''Professora, meu pai e minha mãe têm Aids''. A revelação de uma menina de 12 anos, aluna da sexta série da rede pública, mudou os rumos da vida profissional da professora Angela Buena Germinari Basílio. Era aula de Ciências e todos foram surpreendidos pela afirmação espontânea da garota. A turma emudeceu. Angela respirou fundo e concluiu que não estava preparada para falar sobre qualquer questão que envolvesse sexualidade.
A professora buscou ajuda no Grupo de Estudo Sobre Educação Sexual (Gees), do Departamento de Psicologia da Universidade Estadual de Londrina (UEL), e há cinco anos vem estudando sobre o assunto e aplicando sua experiência em sala de aula.

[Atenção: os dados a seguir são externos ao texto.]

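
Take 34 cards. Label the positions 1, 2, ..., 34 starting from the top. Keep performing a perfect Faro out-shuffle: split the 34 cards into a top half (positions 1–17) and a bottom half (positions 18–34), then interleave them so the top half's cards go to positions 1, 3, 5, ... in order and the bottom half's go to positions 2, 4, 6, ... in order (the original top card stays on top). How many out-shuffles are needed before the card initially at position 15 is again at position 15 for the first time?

Follow position 15 under repeated out-shuffles:
15 → 29 → 24 → 14 → 27 → 20 → 6 → 11 → 21 → 8 → 15
It first returns after 10 out-shuffles.

10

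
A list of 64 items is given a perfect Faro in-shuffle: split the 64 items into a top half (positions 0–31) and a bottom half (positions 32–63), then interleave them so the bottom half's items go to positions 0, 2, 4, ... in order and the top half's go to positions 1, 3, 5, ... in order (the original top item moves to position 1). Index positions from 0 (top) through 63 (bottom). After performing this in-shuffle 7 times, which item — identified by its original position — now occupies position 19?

54

Work backwards from position 19, undoing one in-shuffle at a time:
19 ← 9 ← 4 ← 34 ← 49 ← 24 ← 44 ← 54
So the item now at position 19 started at position 54.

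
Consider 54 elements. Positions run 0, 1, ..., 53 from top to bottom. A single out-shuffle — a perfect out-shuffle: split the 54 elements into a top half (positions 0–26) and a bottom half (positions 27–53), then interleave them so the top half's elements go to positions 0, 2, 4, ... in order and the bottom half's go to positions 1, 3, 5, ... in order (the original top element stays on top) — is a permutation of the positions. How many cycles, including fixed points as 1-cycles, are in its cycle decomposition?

3

Trace each unvisited position around until it returns:
(0) (1 2 4 8 16 32 ... len 52) (53)
3 cycles in total.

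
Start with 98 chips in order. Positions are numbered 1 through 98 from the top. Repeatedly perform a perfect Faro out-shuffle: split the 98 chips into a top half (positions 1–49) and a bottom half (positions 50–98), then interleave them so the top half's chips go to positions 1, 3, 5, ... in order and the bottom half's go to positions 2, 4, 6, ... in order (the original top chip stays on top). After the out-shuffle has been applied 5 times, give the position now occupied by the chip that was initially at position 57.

Track the chip's position through each out-shuffle:
57 → 16 → 31 → 61 → 24 → 47

47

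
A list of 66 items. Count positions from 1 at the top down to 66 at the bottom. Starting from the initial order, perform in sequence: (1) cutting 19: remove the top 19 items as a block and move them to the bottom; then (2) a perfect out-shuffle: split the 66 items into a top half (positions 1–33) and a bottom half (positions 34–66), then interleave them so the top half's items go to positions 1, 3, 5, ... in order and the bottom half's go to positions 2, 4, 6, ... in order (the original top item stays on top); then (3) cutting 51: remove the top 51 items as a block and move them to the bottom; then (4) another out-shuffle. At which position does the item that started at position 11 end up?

Track the item from position 11 forward through each operation:
  after op 1 (cut 19): 11 → 58
  after op 2 (out-shuffle): 58 → 50
  after op 3 (cut 51): 50 → 65
  after op 4 (out-shuffle): 65 → 64

64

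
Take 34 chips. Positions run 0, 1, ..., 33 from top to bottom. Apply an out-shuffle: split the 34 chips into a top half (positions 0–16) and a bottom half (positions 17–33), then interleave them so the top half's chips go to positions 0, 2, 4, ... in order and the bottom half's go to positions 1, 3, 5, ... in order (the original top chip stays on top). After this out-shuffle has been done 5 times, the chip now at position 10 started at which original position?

23

Work backwards from position 10, undoing one out-shuffle at a time:
10 ← 5 ← 19 ← 26 ← 13 ← 23
So the chip now at position 10 started at position 23.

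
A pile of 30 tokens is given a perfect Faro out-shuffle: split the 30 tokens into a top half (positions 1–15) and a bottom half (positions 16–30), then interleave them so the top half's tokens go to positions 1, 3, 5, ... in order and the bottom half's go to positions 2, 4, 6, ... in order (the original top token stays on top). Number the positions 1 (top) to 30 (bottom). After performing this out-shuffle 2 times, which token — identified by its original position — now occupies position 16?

Work backwards from position 16, undoing one out-shuffle at a time:
16 ← 23 ← 12
So the token now at position 16 started at position 12.

12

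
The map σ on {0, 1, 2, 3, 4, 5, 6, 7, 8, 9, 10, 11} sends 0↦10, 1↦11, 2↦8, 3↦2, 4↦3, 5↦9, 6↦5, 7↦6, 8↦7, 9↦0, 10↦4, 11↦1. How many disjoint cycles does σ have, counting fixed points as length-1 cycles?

Cycle decomposition: (0 10 4 3 2 8 7 6 5 9) (1 11).
2 cycles.

2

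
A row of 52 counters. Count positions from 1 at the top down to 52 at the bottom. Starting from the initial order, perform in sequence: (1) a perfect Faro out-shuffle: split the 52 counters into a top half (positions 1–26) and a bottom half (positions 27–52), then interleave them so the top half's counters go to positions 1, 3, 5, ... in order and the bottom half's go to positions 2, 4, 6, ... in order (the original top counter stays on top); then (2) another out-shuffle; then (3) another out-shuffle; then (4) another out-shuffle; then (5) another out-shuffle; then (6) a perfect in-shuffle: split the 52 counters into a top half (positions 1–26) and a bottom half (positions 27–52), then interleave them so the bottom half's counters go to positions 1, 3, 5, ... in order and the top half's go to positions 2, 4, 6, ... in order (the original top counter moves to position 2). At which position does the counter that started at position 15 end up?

Track the counter from position 15 forward through each operation:
  after op 1 (out-shuffle): 15 → 29
  after op 2 (out-shuffle): 29 → 6
  after op 3 (out-shuffle): 6 → 11
  after op 4 (out-shuffle): 11 → 21
  after op 5 (out-shuffle): 21 → 41
  after op 6 (in-shuffle): 41 → 29

29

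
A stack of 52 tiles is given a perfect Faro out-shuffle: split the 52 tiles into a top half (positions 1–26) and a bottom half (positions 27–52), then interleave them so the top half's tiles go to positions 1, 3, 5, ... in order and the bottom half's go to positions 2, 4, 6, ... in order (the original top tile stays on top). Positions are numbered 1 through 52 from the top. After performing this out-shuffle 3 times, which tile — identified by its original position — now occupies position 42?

Work backwards from position 42, undoing one out-shuffle at a time:
42 ← 47 ← 24 ← 38
So the tile now at position 42 started at position 38.

38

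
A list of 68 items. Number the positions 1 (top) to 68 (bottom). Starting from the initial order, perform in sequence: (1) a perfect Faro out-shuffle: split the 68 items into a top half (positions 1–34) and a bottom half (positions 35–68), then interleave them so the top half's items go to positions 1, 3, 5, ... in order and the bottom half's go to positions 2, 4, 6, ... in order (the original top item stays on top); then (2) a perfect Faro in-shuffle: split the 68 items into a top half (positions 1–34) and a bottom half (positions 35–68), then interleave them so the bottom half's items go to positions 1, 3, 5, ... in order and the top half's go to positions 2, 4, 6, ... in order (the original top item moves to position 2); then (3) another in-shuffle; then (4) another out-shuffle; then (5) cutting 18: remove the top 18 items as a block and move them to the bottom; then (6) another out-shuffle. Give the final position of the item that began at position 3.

41

Track the item from position 3 forward through each operation:
  after op 1 (out-shuffle): 3 → 5
  after op 2 (in-shuffle): 5 → 10
  after op 3 (in-shuffle): 10 → 20
  after op 4 (out-shuffle): 20 → 39
  after op 5 (cut 18): 39 → 21
  after op 6 (out-shuffle): 21 → 41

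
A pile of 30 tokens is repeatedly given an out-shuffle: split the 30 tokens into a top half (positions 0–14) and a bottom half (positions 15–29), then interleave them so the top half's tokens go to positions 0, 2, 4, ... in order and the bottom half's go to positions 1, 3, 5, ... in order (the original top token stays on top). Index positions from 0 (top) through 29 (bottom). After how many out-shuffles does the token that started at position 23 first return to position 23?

Follow position 23 under repeated out-shuffles:
23 → 17 → 5 → 10 → 20 → 11 → 22 → 15 → ... → 23 (length 28)
It first returns after 28 out-shuffles.

28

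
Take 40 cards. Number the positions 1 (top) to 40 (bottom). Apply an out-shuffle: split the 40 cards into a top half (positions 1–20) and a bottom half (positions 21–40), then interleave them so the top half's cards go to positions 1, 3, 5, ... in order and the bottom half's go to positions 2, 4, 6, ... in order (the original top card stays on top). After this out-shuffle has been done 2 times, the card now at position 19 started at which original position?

Work backwards from position 19, undoing one out-shuffle at a time:
19 ← 10 ← 25
So the card now at position 19 started at position 25.

25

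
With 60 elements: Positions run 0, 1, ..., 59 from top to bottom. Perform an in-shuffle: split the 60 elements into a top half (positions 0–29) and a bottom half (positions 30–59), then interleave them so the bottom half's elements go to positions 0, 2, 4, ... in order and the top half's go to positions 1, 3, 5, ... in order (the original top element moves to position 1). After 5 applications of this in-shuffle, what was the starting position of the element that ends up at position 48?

52

Work backwards from position 48, undoing one in-shuffle at a time:
48 ← 54 ← 57 ← 28 ← 44 ← 52
So the element now at position 48 started at position 52.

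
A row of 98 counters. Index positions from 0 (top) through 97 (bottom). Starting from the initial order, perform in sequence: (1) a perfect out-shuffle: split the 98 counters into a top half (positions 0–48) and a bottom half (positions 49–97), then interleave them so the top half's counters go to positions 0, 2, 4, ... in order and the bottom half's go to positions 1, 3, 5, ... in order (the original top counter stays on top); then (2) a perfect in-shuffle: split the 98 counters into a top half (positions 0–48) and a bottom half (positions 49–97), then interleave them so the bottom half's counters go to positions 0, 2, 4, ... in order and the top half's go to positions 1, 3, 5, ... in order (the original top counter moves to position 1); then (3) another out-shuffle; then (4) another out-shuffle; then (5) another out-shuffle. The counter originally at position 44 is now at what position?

42

Track the counter from position 44 forward through each operation:
  after op 1 (out-shuffle): 44 → 88
  after op 2 (in-shuffle): 88 → 78
  after op 3 (out-shuffle): 78 → 59
  after op 4 (out-shuffle): 59 → 21
  after op 5 (out-shuffle): 21 → 42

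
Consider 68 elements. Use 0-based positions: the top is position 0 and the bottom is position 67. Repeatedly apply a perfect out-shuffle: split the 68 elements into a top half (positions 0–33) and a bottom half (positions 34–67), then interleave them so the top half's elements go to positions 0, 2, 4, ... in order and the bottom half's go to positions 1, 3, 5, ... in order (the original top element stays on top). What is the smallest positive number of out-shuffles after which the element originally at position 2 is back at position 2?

66

Follow position 2 under repeated out-shuffles:
2 → 4 → 8 → 16 → 32 → 64 → 61 → 55 → ... → 2 (length 66)
It first returns after 66 out-shuffles.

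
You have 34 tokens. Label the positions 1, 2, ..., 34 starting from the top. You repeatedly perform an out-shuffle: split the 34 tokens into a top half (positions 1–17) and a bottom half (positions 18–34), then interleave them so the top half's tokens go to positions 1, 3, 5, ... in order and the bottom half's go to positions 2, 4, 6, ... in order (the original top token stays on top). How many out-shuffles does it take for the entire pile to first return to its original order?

The out-shuffle permutes the 34 positions with cycle lengths [1, 1, 2, 10, 10, 10].
Every token is home exactly when every cycle has completed a whole number of laps, i.e. after lcm(1, 2, 10) = 10 out-shuffles.

10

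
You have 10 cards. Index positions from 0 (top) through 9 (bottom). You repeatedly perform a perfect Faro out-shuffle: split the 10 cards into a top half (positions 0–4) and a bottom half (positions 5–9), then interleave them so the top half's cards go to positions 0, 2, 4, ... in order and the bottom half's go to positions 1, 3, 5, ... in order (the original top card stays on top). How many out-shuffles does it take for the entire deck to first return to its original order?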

Coordenado pela psicóloga, especialista em educação sexual e professora da UEL, Mary Neide Damico Figueiró, o Gees é um projeto de extensão da universidade, criado em 1995, com objetivo de formar educadores sexuais. As experiências vivenciadas no projeto viraram tese de doutorado de Mary Neide e resultaram no livro ''Formação de educadores sexuais - adiar não é mais possível'', lançado em 2006.
Recentemente, a publicação recebeu prêmio da Sociedade Brasileira de Estudos em Sexualidade Humana (Sbrash). ''O livro mostra uma forma de trabalhar a educação sexual em nível de extensão. É um modelo, não uma receita'', explica a autora. ''O que observei de mais importante foi que, participando de um trabalho como esse, o professor cresce, acima de tudo, como pessoa. Melhora a auto-imagem, o rendimento no trabalho, a motivação profissional'', completa.
O trabalho revela a experiência de professores do ensino fundamental da rede pública em Londrina que frequentaram o Gees em 1997 e durante os dois anos seguintes desenvolveram atividades nas escolas sob a supervisão do grupo de extensão.
Os participantes do Gees têm encontros, em grupo, uma vez por semana na UEL, durante o ano todo. Lá discutem temas variados e esclarecem dúvidas. ''Não é um curso técnico. Damos espaço para que o educador repense seus valores, tabus, sentimentos e se reeduque sexualmente'', explica Mary Neide.
Porém, segundo a psicóloga, só frequentar o grupo não basta para que o profissional consiga levar o trabalho adiante em sala de aula. É essencial apoio técnico. ''As condições de trabalho dos educadores hoje são muito massacrantes. Por em prática um trabalho de educação sexual se torna difícil sem uma assessoria, pois vão surgir dificuldades'', pondera.
Pensando nisso, a psicóloga inscreveu o Gees no ''Programa Brasil sem homofobia'', do governo federal. Conseguiu a aprovação e contratou uma equipe de quatro psicólogos, que ganham bolsa para atuar nessa segunda etapa do trabalho, de assessorar o educador.
Segundo Mary Neide, de 70 a 80 educadores que passam pelo Gees durante o ano, apenas 20% voltam para o trabalho de assessoria. ''Sabemos que há muita dificuldade de apoio estrutural. É um trabalho que depende muito do apoio da Secretaria de Educação'', avalia.
A psicóloga explica que a educação sexual é muito mais do que uma aula planejada. ''A forma de agir do professor em determinadas situações já é uma aula de educação sexual. Ele tanto pode passar uma idéia tranquila sobre sexualidade como a idéia de algo sujo, feio'', diz.
Segundo Mary Neide, não tem receita e cada educador vai encontrar a melhor forma de abordar a sexualidade. ''A gente sempre orienta o professor para que não fique esperando surgir uma situação em sala de aula, mas que crie situações para falar sobre determinados temas'', repara.
Ela diz que é comum os professores se sentirem inseguros ao abordar a sexualidade por achar que podem incentivar os alunos a fazer sexo. ''Pelo contrário, conversar sobre o assunto faz com que crianças e adolescentes encarem o sexo com mais serenidade, naturalidade. As pesquisas mostram que jovens que têm trabalho de educação sexual na família e na escola iniciam a vida sexual mais tarde que os demais'', conta.
Conforme a psicóloga, o trabalho deve começar na educação infantil, ensinando as crianças a conhecerem seu corpo e esclarecendo com naturalidade as dúvidas que vão surgindo. ''A educação sexual é um direito (de crianças e jovens). Conhecendo o tema, eles vão poder formar opinião e tomar suas próprias decisões com liberdade e responsabilidade'', afirma.